Earlier this year I wrote a couple of reviews of Downton Abbey, the new miniseries that follows both the lives of the wealthy family (the upstairs) and their servants (the downstairs). One of the many issues I struggled with, and that I hinted at in my reviews, is the depiction of women and queer/non-heterosexual men.*
The show spent an exorbitant amount of time justifying the economic disadvantages that the three daughters were in. Mary, the eldest, spends the most time complaining about this and trying to manipulate the situation to her advantage, but to no avail. Nothing can apparently be done, as is said by various characters. There was something about this that struck me as entirely false. First, if this is such the case, why not try to show how incredibly unjustified and hurtful for the sisters this is? Second, why does it matter if on this issue one is historically accurate, especially when historical accuracy is thrown out the window any other time it serves the writer's needs?
The show also demonized the two male characters who had sex with men. One of them was a drunk, conniving, mean-spirited and selfish git. The other one of them manipulated a female character. There are so many homophobic depictions of gay people out there, this seemed entirely ridiculous. Just because a piece is set in a historical period does not mean it needs to be written in a regressed fashion.
I have not been terribly impressed with certain other dramas that copy from this basic format (which itself is clearly copied from a much older show, titled Upstairs Downstairs.) I kept finding myself wishing that someone would tell some story about this time period that dealt more honestly with non-dominant views and told a story from a voice or voices of people who our so frequently overlooked, which is why I was overjoyed at seeing news of a new movie called Albert Nobbs, which explores the life of a woman who dresses as a man as a way to beat the economic disadvantages women faced and is attracted to another woman. I realize that this might not be a perfect movie either, but I am hopefully that this will be a more realistic and sympathetic portrayal of someone who is usually either absent or depicted unfairly in media.

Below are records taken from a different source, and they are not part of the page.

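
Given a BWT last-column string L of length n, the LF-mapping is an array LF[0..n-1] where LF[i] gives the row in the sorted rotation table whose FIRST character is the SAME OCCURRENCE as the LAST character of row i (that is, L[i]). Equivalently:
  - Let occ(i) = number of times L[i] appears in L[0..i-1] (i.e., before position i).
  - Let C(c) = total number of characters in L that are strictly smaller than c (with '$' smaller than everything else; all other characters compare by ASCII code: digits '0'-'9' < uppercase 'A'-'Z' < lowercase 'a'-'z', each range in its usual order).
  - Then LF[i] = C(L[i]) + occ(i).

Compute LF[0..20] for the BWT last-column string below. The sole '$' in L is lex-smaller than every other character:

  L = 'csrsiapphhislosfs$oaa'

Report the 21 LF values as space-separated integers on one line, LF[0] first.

Answer: 4 16 15 17 8 1 13 14 6 7 9 18 10 11 19 5 20 0 12 2 3

Derivation:
Char counts: '$':1, 'a':3, 'c':1, 'f':1, 'h':2, 'i':2, 'l':1, 'o':2, 'p':2, 'r':1, 's':5
C (first-col start): C('$')=0, C('a')=1, C('c')=4, C('f')=5, C('h')=6, C('i')=8, C('l')=10, C('o')=11, C('p')=13, C('r')=15, C('s')=16
L[0]='c': occ=0, LF[0]=C('c')+0=4+0=4
L[1]='s': occ=0, LF[1]=C('s')+0=16+0=16
L[2]='r': occ=0, LF[2]=C('r')+0=15+0=15
L[3]='s': occ=1, LF[3]=C('s')+1=16+1=17
L[4]='i': occ=0, LF[4]=C('i')+0=8+0=8
L[5]='a': occ=0, LF[5]=C('a')+0=1+0=1
L[6]='p': occ=0, LF[6]=C('p')+0=13+0=13
L[7]='p': occ=1, LF[7]=C('p')+1=13+1=14
L[8]='h': occ=0, LF[8]=C('h')+0=6+0=6
L[9]='h': occ=1, LF[9]=C('h')+1=6+1=7
L[10]='i': occ=1, LF[10]=C('i')+1=8+1=9
L[11]='s': occ=2, LF[11]=C('s')+2=16+2=18
L[12]='l': occ=0, LF[12]=C('l')+0=10+0=10
L[13]='o': occ=0, LF[13]=C('o')+0=11+0=11
L[14]='s': occ=3, LF[14]=C('s')+3=16+3=19
L[15]='f': occ=0, LF[15]=C('f')+0=5+0=5
L[16]='s': occ=4, LF[16]=C('s')+4=16+4=20
L[17]='$': occ=0, LF[17]=C('$')+0=0+0=0
L[18]='o': occ=1, LF[18]=C('o')+1=11+1=12
L[19]='a': occ=1, LF[19]=C('a')+1=1+1=2
L[20]='a': occ=2, LF[20]=C('a')+2=1+2=3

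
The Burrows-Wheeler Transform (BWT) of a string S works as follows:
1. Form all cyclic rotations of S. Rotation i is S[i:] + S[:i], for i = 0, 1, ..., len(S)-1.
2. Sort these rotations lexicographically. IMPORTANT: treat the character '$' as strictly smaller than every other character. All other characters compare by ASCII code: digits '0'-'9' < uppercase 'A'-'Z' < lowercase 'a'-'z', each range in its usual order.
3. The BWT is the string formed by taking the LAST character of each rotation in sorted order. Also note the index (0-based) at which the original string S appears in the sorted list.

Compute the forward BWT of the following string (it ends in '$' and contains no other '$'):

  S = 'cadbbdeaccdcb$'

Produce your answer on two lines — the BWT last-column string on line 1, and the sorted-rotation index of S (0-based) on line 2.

All 14 rotations (rotation i = S[i:]+S[:i]):
  rot[0] = cadbbdeaccdcb$
  rot[1] = adbbdeaccdcb$c
  rot[2] = dbbdeaccdcb$ca
  rot[3] = bbdeaccdcb$cad
  rot[4] = bdeaccdcb$cadb
  rot[5] = deaccdcb$cadbb
  rot[6] = eaccdcb$cadbbd
  rot[7] = accdcb$cadbbde
  rot[8] = ccdcb$cadbbdea
  rot[9] = cdcb$cadbbdeac
  rot[10] = dcb$cadbbdeacc
  rot[11] = cb$cadbbdeaccd
  rot[12] = b$cadbbdeaccdc
  rot[13] = $cadbbdeaccdcb
Sorted (with $ < everything):
  sorted[0] = $cadbbdeaccdcb  (last char: 'b')
  sorted[1] = accdcb$cadbbde  (last char: 'e')
  sorted[2] = adbbdeaccdcb$c  (last char: 'c')
  sorted[3] = b$cadbbdeaccdc  (last char: 'c')
  sorted[4] = bbdeaccdcb$cad  (last char: 'd')
  sorted[5] = bdeaccdcb$cadb  (last char: 'b')
  sorted[6] = cadbbdeaccdcb$  (last char: '$')
  sorted[7] = cb$cadbbdeaccd  (last char: 'd')
  sorted[8] = ccdcb$cadbbdea  (last char: 'a')
  sorted[9] = cdcb$cadbbdeac  (last char: 'c')
  sorted[10] = dbbdeaccdcb$ca  (last char: 'a')
  sorted[11] = dcb$cadbbdeacc  (last char: 'c')
  sorted[12] = deaccdcb$cadbb  (last char: 'b')
  sorted[13] = eaccdcb$cadbbd  (last char: 'd')
Last column: beccdb$dacacbd
Original string S is at sorted index 6

Answer: beccdb$dacacbd
6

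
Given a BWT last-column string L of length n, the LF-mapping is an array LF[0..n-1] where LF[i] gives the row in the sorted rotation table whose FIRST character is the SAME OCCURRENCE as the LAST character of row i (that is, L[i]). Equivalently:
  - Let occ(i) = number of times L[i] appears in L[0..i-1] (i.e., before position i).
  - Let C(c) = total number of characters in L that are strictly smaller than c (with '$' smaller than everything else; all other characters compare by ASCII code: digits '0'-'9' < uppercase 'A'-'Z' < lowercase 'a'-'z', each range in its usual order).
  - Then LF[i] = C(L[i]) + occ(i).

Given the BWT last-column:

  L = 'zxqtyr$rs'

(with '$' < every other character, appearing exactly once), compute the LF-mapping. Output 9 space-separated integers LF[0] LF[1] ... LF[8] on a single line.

Char counts: '$':1, 'q':1, 'r':2, 's':1, 't':1, 'x':1, 'y':1, 'z':1
C (first-col start): C('$')=0, C('q')=1, C('r')=2, C('s')=4, C('t')=5, C('x')=6, C('y')=7, C('z')=8
L[0]='z': occ=0, LF[0]=C('z')+0=8+0=8
L[1]='x': occ=0, LF[1]=C('x')+0=6+0=6
L[2]='q': occ=0, LF[2]=C('q')+0=1+0=1
L[3]='t': occ=0, LF[3]=C('t')+0=5+0=5
L[4]='y': occ=0, LF[4]=C('y')+0=7+0=7
L[5]='r': occ=0, LF[5]=C('r')+0=2+0=2
L[6]='$': occ=0, LF[6]=C('$')+0=0+0=0
L[7]='r': occ=1, LF[7]=C('r')+1=2+1=3
L[8]='s': occ=0, LF[8]=C('s')+0=4+0=4

Answer: 8 6 1 5 7 2 0 3 4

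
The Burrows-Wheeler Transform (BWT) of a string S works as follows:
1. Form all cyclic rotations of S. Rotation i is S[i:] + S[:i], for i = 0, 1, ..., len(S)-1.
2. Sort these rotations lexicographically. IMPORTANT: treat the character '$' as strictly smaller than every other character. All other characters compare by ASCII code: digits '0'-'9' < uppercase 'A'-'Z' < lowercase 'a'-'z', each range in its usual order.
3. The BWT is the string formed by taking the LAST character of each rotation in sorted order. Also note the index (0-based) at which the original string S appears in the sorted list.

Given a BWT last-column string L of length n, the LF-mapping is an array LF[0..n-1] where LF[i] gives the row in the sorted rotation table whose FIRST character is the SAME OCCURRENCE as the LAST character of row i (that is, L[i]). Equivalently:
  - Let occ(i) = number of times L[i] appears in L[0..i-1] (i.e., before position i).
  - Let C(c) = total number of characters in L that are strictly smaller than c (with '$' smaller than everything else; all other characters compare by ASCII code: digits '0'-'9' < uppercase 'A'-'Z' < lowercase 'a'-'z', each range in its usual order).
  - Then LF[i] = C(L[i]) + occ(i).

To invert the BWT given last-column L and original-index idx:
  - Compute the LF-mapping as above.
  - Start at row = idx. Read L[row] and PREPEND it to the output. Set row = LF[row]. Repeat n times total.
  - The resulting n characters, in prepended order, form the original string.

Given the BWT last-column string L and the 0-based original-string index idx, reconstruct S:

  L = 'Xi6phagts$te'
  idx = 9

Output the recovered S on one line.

LF mapping: 2 7 1 8 6 3 5 10 9 0 11 4
Walk LF starting at row 9, prepending L[row]:
  step 1: row=9, L[9]='$', prepend. Next row=LF[9]=0
  step 2: row=0, L[0]='X', prepend. Next row=LF[0]=2
  step 3: row=2, L[2]='6', prepend. Next row=LF[2]=1
  step 4: row=1, L[1]='i', prepend. Next row=LF[1]=7
  step 5: row=7, L[7]='t', prepend. Next row=LF[7]=10
  step 6: row=10, L[10]='t', prepend. Next row=LF[10]=11
  step 7: row=11, L[11]='e', prepend. Next row=LF[11]=4
  step 8: row=4, L[4]='h', prepend. Next row=LF[4]=6
  step 9: row=6, L[6]='g', prepend. Next row=LF[6]=5
  step 10: row=5, L[5]='a', prepend. Next row=LF[5]=3
  step 11: row=3, L[3]='p', prepend. Next row=LF[3]=8
  step 12: row=8, L[8]='s', prepend. Next row=LF[8]=9
Reversed output: spaghetti6X$

Answer: spaghetti6X$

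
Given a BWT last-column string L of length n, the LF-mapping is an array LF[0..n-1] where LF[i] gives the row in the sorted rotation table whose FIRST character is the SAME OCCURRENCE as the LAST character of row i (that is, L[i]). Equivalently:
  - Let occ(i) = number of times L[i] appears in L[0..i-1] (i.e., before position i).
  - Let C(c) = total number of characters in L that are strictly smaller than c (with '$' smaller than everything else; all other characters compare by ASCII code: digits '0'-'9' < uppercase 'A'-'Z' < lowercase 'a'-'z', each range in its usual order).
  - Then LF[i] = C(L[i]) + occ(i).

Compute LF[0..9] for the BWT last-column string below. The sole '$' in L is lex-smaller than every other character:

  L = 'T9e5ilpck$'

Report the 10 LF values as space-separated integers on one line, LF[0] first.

Char counts: '$':1, '5':1, '9':1, 'T':1, 'c':1, 'e':1, 'i':1, 'k':1, 'l':1, 'p':1
C (first-col start): C('$')=0, C('5')=1, C('9')=2, C('T')=3, C('c')=4, C('e')=5, C('i')=6, C('k')=7, C('l')=8, C('p')=9
L[0]='T': occ=0, LF[0]=C('T')+0=3+0=3
L[1]='9': occ=0, LF[1]=C('9')+0=2+0=2
L[2]='e': occ=0, LF[2]=C('e')+0=5+0=5
L[3]='5': occ=0, LF[3]=C('5')+0=1+0=1
L[4]='i': occ=0, LF[4]=C('i')+0=6+0=6
L[5]='l': occ=0, LF[5]=C('l')+0=8+0=8
L[6]='p': occ=0, LF[6]=C('p')+0=9+0=9
L[7]='c': occ=0, LF[7]=C('c')+0=4+0=4
L[8]='k': occ=0, LF[8]=C('k')+0=7+0=7
L[9]='$': occ=0, LF[9]=C('$')+0=0+0=0

Answer: 3 2 5 1 6 8 9 4 7 0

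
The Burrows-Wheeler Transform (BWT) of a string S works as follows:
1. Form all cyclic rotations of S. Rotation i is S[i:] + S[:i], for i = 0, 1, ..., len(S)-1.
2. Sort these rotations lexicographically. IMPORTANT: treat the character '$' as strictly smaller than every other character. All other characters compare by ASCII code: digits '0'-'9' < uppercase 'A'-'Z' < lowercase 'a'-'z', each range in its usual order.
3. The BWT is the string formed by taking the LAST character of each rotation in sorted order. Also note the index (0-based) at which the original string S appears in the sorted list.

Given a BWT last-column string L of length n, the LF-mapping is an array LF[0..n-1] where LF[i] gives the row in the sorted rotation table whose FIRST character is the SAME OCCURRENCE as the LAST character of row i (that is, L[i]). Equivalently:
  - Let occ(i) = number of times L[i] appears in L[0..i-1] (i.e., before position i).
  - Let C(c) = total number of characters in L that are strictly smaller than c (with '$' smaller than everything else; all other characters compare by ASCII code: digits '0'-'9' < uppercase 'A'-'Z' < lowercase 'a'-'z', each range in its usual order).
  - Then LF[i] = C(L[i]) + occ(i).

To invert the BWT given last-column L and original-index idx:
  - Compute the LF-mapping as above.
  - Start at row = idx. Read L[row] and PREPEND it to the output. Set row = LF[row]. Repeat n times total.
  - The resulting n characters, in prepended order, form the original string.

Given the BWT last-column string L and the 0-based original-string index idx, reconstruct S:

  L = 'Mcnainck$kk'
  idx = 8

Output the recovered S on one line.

Answer: knickknacM$

Derivation:
LF mapping: 1 3 9 2 5 10 4 6 0 7 8
Walk LF starting at row 8, prepending L[row]:
  step 1: row=8, L[8]='$', prepend. Next row=LF[8]=0
  step 2: row=0, L[0]='M', prepend. Next row=LF[0]=1
  step 3: row=1, L[1]='c', prepend. Next row=LF[1]=3
  step 4: row=3, L[3]='a', prepend. Next row=LF[3]=2
  step 5: row=2, L[2]='n', prepend. Next row=LF[2]=9
  step 6: row=9, L[9]='k', prepend. Next row=LF[9]=7
  step 7: row=7, L[7]='k', prepend. Next row=LF[7]=6
  step 8: row=6, L[6]='c', prepend. Next row=LF[6]=4
  step 9: row=4, L[4]='i', prepend. Next row=LF[4]=5
  step 10: row=5, L[5]='n', prepend. Next row=LF[5]=10
  step 11: row=10, L[10]='k', prepend. Next row=LF[10]=8
Reversed output: knickknacM$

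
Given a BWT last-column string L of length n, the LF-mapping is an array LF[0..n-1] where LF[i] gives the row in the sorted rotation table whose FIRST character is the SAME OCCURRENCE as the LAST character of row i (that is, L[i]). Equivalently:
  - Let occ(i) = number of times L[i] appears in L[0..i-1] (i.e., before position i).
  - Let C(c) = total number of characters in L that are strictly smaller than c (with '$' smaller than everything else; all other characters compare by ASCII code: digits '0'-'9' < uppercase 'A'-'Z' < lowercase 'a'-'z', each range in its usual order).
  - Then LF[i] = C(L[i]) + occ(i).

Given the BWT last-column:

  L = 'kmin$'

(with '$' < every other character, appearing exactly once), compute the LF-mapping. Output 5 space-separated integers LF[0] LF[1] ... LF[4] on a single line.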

*I am unsure what to make of certain male character's sexuality, and in an attempt not to place them in the incorrect category, I have tried simply to indicate that their behavior indicates that they are not heterosexual. Since this was a time of mostly silence around the issue, and the characters themselves do not identify themselves explicitly, I wanted to acknowledge that it would be easy to interpret their behavior in multiple ways.